The DOJ’s lawsuit is based on a set of laws called the antitrust laws. Antitrust laws, first passed in 1890 with the Sherman Antitrust Act, are designed to prevent businesses from engaging in activity that is deemed to be “destructive to competition.” Similar antitrust lawsuits have been filed in recent years, most notably in 2011, when the Justice Department blocked AT&T’s acquisition of T-Mobile USA.

The Justice Department claims that, if InBev were to buy Modelo out, they would be able to raise the prices of their products as they wished, without market restrictions. But is that what really would have happened? Would InBev develop “uncontrollable economic powers,” and become a coercive monopoly of the beer market?

Monopolies have always been regarded as “able to wield arbitrary power in the market.” Where did this misconception arise from? From the railroads of the Gilded Age.

In the 1870s through the 1890s in America, the railroads were powerful transportation entities, as they were the only companies capable of transporting goods and people across the continent. During this time, farmers in the West often felt the pressure of these railroads, lamenting that these companies were able to charge whatever fares they pleased. Their protests eventually led to the National Grange movement, which in turn, led to the passage of the 1887 Interstate Commerce Act.

How was it that the railroads were able to orchestrate such power in the West?

In the East, prior to the Civil War, railroads developed with stiff competition from other forms of transportation, such as riverboats, barges and wagons. Beginning in the 1860s, however, there were calls to expand the railroads out West, to connect California to the rest of the nation. However, railroad companies were hesitant to do so, given that the profit returns were not worth the cost. However, national pride and the “public good,” were at stake, and thus, the government agreed to subsidize the railroad companies in their expansion out West. Railroads were given close to 100 million acres of public land for their use. However, the land granted was for single companies only, so no competing railroad could place their tracks there. Wagons and barges could also not afford to compete in the expansion Westward. Thus, with governmental interference in the economy, the railroads were able to “break free” of the competitive ties that hold companies from becoming too powerful.

In a free market economy, the businesses are dictated by the rules of competition. Monopolies are not immune to these laws. If a monopoly were to drive up the costs of their products, then smaller companies would easily find their way into the monopoly’s profit margins. In retaliation, the monopoly would seek to undercut its competitors by offering prices below the market value, the company wouldn’t last very long. Companies exist to make money, and one that loses money won’t survive.

The only means by which a company is able to operate outside the laws of the market, is when a legal force prevents the existence of other competitors. Thus, a coercive monopoly can only exist if there is a governmental force perpetuating its existence.

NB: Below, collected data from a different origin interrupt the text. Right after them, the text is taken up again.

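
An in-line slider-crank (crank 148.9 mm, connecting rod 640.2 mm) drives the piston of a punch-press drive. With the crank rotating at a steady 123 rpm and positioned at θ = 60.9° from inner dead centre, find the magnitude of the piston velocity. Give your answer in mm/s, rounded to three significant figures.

1870

ω = 2π·123/60 = 12.88 rad/s
For an in-line slider-crank, x = r cosθ + √(L² − r² sin²θ), so v = −rω sinθ·[1 + r cosθ/√(L² − r² sin²θ)].
With r = 0.1489 m, L = 0.6402 m, θ = 60.9°: √(L² − r² sin²θ) = 0.62684 m.
v = −0.1489·12.88·0.87377·[1 + 0.1489·0.48634/0.62684] = -1.8694 m/s.
|v| = 1.8694 m/s = 1869.4 mm/s.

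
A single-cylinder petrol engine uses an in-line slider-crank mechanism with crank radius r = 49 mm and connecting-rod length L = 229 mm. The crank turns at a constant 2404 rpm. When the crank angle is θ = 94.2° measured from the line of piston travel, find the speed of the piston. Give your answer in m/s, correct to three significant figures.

12.1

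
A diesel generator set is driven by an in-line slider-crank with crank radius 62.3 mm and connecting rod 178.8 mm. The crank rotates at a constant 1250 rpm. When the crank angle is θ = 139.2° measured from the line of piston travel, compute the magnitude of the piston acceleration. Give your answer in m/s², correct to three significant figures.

740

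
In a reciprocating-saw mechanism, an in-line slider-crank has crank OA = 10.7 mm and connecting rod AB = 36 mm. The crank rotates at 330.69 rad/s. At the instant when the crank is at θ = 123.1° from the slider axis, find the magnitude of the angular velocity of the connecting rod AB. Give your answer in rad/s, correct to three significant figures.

ω = 330.7 rad/s
The rod makes angle φ with the slider axis where L sinφ = r sinθ; differentiating, L cosφ·φ̇ = r ω cosθ.
L cosφ = √(L² − r² sin²θ) = 0.034866 m.
|ω_rod| = r ω |cosθ| / √(L² − r² sin²θ) = 0.0107·330.7·0.54610/0.034866 = 55.421 rad/s.

55.4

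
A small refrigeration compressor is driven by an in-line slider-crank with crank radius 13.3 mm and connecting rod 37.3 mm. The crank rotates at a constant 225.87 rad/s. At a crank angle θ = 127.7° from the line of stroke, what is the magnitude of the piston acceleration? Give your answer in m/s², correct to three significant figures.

470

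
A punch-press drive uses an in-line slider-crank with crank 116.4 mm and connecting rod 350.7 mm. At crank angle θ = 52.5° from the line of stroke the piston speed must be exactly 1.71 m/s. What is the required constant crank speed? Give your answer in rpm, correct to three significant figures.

For an in-line slider-crank, |v_piston| = rω|sinθ|·[1 + r cosθ/√(L² − r² sin²θ)].
With r = 0.1164 m, L = 0.3507 m, θ = 52.5°: the bracketed kinematic factor |dx/dθ| = 0.11169 m.
ω = v/|dx/dθ| = 1.71/0.11169 = 15.311 rad/s.
N = 60ω/(2π) = 146.2 rpm.

146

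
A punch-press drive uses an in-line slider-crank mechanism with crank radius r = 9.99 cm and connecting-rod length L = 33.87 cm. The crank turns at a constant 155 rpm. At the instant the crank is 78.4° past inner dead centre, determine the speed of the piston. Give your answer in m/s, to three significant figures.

ω = 2π·155/60 = 16.23 rad/s
For an in-line slider-crank, x = r cosθ + √(L² − r² sin²θ), so v = −rω sinθ·[1 + r cosθ/√(L² − r² sin²θ)].
With r = 0.0999 m, L = 0.3387 m, θ = 78.4°: √(L² − r² sin²θ) = 0.32425 m.
v = −0.0999·16.23·0.97958·[1 + 0.0999·0.20108/0.32425] = -1.6868 m/s.
|v| = 1.6868 m/s.

1.69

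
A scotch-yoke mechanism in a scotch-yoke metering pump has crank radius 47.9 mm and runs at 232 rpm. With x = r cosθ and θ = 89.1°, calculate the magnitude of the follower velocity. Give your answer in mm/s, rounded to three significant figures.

ω = 24.29 rad/s (from 232 rpm).
x = r cosθ ⇒ ẋ = −rω sinθ.
|v| = rω|sinθ| = 0.0479·24.29·|sin 89.1°| = 1.1636 m/s = 1163.6 mm/s.

1160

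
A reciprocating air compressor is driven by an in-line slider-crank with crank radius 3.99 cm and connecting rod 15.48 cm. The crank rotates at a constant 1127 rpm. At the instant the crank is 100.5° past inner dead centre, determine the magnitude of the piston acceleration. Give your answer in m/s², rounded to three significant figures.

239

ω = 2π·1127/60 = 118 rad/s
x(θ) = r cosθ + √(L² − r² sin²θ); with ω constant, a = ω²·d²x/dθ².
d²x/dθ² = −r cosθ − r²(cos2θ)/√u − r⁴ sin²2θ/(4u^{3/2}),  u = L² − r² sin²θ = 0.0224239 m².
Substituting r = 0.0399 m, L = 0.1548 m, θ = 100.5°: d²x/dθ² = +0.017172 m.
a = ω²·d²x/dθ² = (118)²·(+0.017172) = +239.18 m/s²;  |a| = 239.18 m/s².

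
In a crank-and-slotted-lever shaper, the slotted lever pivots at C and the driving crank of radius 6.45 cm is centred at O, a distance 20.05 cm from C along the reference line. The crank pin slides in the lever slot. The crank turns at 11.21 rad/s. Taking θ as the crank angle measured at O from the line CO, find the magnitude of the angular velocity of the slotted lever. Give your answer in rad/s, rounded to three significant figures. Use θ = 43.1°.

2.41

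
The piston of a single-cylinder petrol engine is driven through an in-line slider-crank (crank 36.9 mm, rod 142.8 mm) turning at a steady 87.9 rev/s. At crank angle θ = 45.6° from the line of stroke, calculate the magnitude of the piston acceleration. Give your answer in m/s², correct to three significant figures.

7860

ω = 2π·87.9 = 552.3 rad/s
x(θ) = r cosθ + √(L² − r² sin²θ); with ω constant, a = ω²·d²x/dθ².
d²x/dθ² = −r cosθ − r²(cos2θ)/√u − r⁴ sin²2θ/(4u^{3/2}),  u = L² − r² sin²θ = 0.0196968 m².
Substituting r = 0.0369 m, L = 0.1428 m, θ = 45.6°: d²x/dθ² = -0.025782 m.
a = ω²·d²x/dθ² = (552.3)²·(-0.025782) = -7864.2 m/s²;  |a| = 7864.2 m/s².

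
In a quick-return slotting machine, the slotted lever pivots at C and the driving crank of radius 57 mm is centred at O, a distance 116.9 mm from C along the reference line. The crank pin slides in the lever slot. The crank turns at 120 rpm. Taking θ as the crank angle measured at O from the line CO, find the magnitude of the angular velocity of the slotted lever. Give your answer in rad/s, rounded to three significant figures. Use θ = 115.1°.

0.471

ω = 12.57 rad/s (from 120 rpm).
Crank pin A relative to C: A = (d + r cosθ, r sinθ); lever angle φ = atan2(r sinθ, d + r cosθ).
Differentiating tanφ: φ̇ = rω(d cosθ + r)/(d² + r² + 2dr cosθ).
d² + r² + 2dr cosθ = |CA|² = 0.0112615 m²;  d cosθ + r = +0.0074111 m.
|ω_lever| = |0.057·12.57·+0.0074111| / 0.0112615 = 0.47138 rad/s.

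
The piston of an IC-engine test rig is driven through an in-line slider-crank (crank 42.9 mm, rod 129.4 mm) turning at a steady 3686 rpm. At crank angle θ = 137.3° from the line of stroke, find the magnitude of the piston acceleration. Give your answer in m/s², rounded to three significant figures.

ω = 2π·3686/60 = 386 rad/s
x(θ) = r cosθ + √(L² − r² sin²θ); with ω constant, a = ω²·d²x/dθ².
d²x/dθ² = −r cosθ − r²(cos2θ)/√u − r⁴ sin²2θ/(4u^{3/2}),  u = L² − r² sin²θ = 0.015898 m².
Substituting r = 0.0429 m, L = 0.1294 m, θ = 137.3°: d²x/dθ² = +0.029938 m.
a = ω²·d²x/dθ² = (386)²·(+0.029938) = +4460.5 m/s²;  |a| = 4460.5 m/s².

4460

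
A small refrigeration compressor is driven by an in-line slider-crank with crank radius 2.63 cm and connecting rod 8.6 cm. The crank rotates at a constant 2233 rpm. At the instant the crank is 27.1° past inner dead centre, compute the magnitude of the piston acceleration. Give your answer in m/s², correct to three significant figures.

1550

ω = 2π·2233/60 = 233.8 rad/s
x(θ) = r cosθ + √(L² − r² sin²θ); with ω constant, a = ω²·d²x/dθ².
d²x/dθ² = −r cosθ − r²(cos2θ)/√u − r⁴ sin²2θ/(4u^{3/2}),  u = L² − r² sin²θ = 0.00725246 m².
Substituting r = 0.0263 m, L = 0.086 m, θ = 27.1°: d²x/dθ² = -0.028291 m.
a = ω²·d²x/dθ² = (233.8)²·(-0.028291) = -1547 m/s²;  |a| = 1547 m/s².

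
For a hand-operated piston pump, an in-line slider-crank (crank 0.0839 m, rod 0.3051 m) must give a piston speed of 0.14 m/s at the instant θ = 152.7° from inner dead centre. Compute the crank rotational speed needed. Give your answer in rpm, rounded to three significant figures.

For an in-line slider-crank, |v_piston| = rω|sinθ|·[1 + r cosθ/√(L² − r² sin²θ)].
With r = 0.0839 m, L = 0.3051 m, θ = 152.7°: the bracketed kinematic factor |dx/dθ| = 0.029002 m.
ω = v/|dx/dθ| = 0.14/0.029002 = 4.8273 rad/s.
N = 60ω/(2π) = 46.097 rpm.

46.1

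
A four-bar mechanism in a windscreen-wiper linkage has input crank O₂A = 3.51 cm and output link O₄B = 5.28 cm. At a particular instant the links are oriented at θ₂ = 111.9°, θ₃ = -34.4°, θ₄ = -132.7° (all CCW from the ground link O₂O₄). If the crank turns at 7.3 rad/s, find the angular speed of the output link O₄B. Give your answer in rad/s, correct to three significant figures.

2.72

ω₂ = 7.3 rad/s
Differentiating the loop-closure r₂e^{iθ₂}+r₃e^{iθ₃}=r₁+r₄e^{iθ₄} gives r₂ω₂e^{iθ₂}+r₃ω₃e^{iθ₃}=r₄ω₄e^{iθ₄}.
Eliminating the other unknown: ω₄ = r₂ω₂ sin(θ₂−θ₃) / [r₄ sin(θ₄−θ₃)].
Numerator sine = +0.55484; denominator sine = -0.98953.
Result = 0.0351·7.3·(+0.55484) / (0.0528·(-0.98953)) = -2.7211 rad/s; magnitude 2.7211 rad/s.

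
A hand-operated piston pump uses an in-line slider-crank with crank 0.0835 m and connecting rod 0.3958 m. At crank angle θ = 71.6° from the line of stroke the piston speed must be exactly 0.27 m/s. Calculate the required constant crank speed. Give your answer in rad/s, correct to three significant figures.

3.19

For an in-line slider-crank, |v_piston| = rω|sinθ|·[1 + r cosθ/√(L² − r² sin²θ)].
With r = 0.0835 m, L = 0.3958 m, θ = 71.6°: the bracketed kinematic factor |dx/dθ| = 0.084616 m.
ω = v/|dx/dθ| = 0.27/0.084616 = 3.1909 rad/s.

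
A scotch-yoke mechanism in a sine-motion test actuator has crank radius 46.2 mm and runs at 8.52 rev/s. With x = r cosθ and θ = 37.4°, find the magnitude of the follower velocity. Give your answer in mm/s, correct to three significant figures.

1500

ω = 53.53 rad/s (from 8.52 rev/s).
x = r cosθ ⇒ ẋ = −rω sinθ.
|v| = rω|sinθ| = 0.0462·53.53·|sin 37.4°| = 1.5022 m/s = 1502.2 mm/s.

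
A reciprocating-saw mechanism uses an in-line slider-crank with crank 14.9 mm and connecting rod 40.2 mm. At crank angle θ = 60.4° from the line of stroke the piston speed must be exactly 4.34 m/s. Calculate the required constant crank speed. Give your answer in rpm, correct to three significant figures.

For an in-line slider-crank, |v_piston| = rω|sinθ|·[1 + r cosθ/√(L² − r² sin²θ)].
With r = 0.0149 m, L = 0.0402 m, θ = 60.4°: the bracketed kinematic factor |dx/dθ| = 0.015461 m.
ω = v/|dx/dθ| = 4.34/0.015461 = 280.71 rad/s.
N = 60ω/(2π) = 2680.5 rpm.

2680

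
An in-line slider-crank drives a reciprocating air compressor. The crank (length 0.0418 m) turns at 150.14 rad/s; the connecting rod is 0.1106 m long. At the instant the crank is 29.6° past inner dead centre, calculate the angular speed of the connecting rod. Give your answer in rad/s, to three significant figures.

50.2

ω = 150.1 rad/s
The rod makes angle φ with the slider axis where L sinφ = r sinθ; differentiating, L cosφ·φ̇ = r ω cosθ.
L cosφ = √(L² − r² sin²θ) = 0.10866 m.
|ω_rod| = r ω |cosθ| / √(L² − r² sin²θ) = 0.0418·150.1·0.86949/0.10866 = 50.221 rad/s.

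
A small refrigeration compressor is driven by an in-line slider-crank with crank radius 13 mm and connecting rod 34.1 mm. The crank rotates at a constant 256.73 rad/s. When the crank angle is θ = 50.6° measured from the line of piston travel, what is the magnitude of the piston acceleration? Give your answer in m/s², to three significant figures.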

If InBev was successful in purchasing Modelo, and its market share increased to 46 percent, another 54 percent of the market would remain out of their grasp to counter-balance their effects. If the company did decide to raise the prices, MillerCoors, Heineken and several other smaller brewers could move in and capitalize on this, and take more of the market share. Or, if InBev tries to undercut its competition, it would begin to lose money, which is unsustainable. Keeping competitors out of a market is extraordinarily difficult, even if a company has as large a share as InBev would have.

Antitrust laws are, as InBev recently said, “inconsistent with … the facts and the reality of the market place.” They do not serve to “promote competition,” rather, they weaken it, through unnecessary governmental regulations and subsidies. Any issue of economic stranglehold by companies is caused not by companies in a free market, but when the market is made not free.